Objective: 1, 25-Dihydroxyvitamin D3 dose dependently increases intracellular calcium in human adipocytes. We have demonstrated that suppression of circulating 1, 25-dihydroxyvitamin D3 levels by increasing dietary calcium reduces adipocyte intracellular calcium and reduces adiposity in both humans and rodents, with preferential loss of trunk fat. Autocrine production of cortisol by adipocytes of mice overexpressing 11β-hydroxysteroid dehydrogenase type 1 (11β-HSD 1) in adipose tissue increases visceral adiposity, whereas knockout of 11β-HSD 1 appears to attenuate truncal obesity. Accordingly, our objective was to investigate the role of 1, 25-dihydroxyvitamin D3 in the modulation of adipocyte glucocorticoid metabolism.

Research Methods and Procedures: We examined the effect of 1, 25-dihydroxyvitamin D3 or angiotensin II on cortisol production and expression using real-time reverse transcriptase-polymerase chain reaction of 11β-HSD 1, angiotensin II receptor type 1 (AT1), and AT2 receptor in human adipocytes.
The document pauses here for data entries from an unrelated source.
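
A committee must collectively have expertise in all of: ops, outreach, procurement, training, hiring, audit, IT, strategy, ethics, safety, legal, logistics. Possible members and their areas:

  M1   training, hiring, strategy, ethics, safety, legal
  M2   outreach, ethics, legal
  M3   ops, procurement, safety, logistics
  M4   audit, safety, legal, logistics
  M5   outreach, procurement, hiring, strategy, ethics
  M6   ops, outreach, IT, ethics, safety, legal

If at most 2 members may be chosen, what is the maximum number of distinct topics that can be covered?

9

Choosing M1, M3 covers {ops, procurement, training, hiring, strategy, ethics, safety, legal, logistics} — 9 topics.
No choice of 2 members does better; here outreach, audit, IT are left uncovered.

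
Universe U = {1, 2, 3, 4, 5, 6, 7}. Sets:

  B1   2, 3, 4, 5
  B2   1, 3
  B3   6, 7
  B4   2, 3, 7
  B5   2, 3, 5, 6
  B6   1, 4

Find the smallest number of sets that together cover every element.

B1, B2, B3 together cover {1, 2, 3, 4, 5, 6, 7} — every element.
No 2 of the 6 sets cover everything (all 15 pairs fall short), so 3 is minimum.

3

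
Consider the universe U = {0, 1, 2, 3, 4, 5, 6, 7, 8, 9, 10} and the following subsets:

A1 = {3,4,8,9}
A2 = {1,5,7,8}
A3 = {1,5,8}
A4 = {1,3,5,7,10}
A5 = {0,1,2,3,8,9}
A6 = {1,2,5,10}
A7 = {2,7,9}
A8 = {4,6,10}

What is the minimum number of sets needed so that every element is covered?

3

A2, A5, A8 together cover {0, 1, 2, 3, 4, 5, 6, 7, 8, 9, 10} — every element.
No 2 of the 8 sets cover everything (all 28 pairs fall short), so 3 is minimum.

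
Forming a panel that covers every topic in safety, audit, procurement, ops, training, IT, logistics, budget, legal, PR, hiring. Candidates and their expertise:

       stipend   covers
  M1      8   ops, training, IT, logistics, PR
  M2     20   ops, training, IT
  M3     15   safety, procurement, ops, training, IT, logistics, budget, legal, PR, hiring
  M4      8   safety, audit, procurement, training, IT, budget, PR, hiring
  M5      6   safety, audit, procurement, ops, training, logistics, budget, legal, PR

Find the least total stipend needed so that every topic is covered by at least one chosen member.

M4, M5 cover every topic at stipend 8 + 6 = 14.
Any cover uses at least 2 members; among all covering selections none totals below 14.

14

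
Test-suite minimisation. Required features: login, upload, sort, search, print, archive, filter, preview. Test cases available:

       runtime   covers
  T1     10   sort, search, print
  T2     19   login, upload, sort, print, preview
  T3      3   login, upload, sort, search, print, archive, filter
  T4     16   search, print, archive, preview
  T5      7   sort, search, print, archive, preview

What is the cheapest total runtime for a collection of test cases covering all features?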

Results: Adipocytes produced negligible cortisol in the absence of substrate (cortisone). In the presence of cortisone (1 to 10 nM), there was significant cortisol production, which was dose dependently augmented (2- to 6-fold, p < 0.001) by 1, 25-dihydroxyvitamin D3 (0.1 to 10 nM). 1, 25-Dihydroxyvitamin D3 dose dependently increased 11β-HSD 1 expression up to 2-fold (p < 0.01) in both the presence and absence of cortisone. In contrast, 1, 25-dihydroxyvitamin D3 dose dependently decreased adipocyte AT1 expression (by 30% to 50%, p < 0.001) in both the presence and absence of cortisone, suggesting compensatory down-regulation of AT1.

Discussion: We conclude that 1, 25-dihydroxyvitamin D3 directly regulates adipocyte 11β-HSD 1 expression and, consequently, local cortisol levels and that this may contribute to the preferential loss of visceral adiposity by high-calcium diets.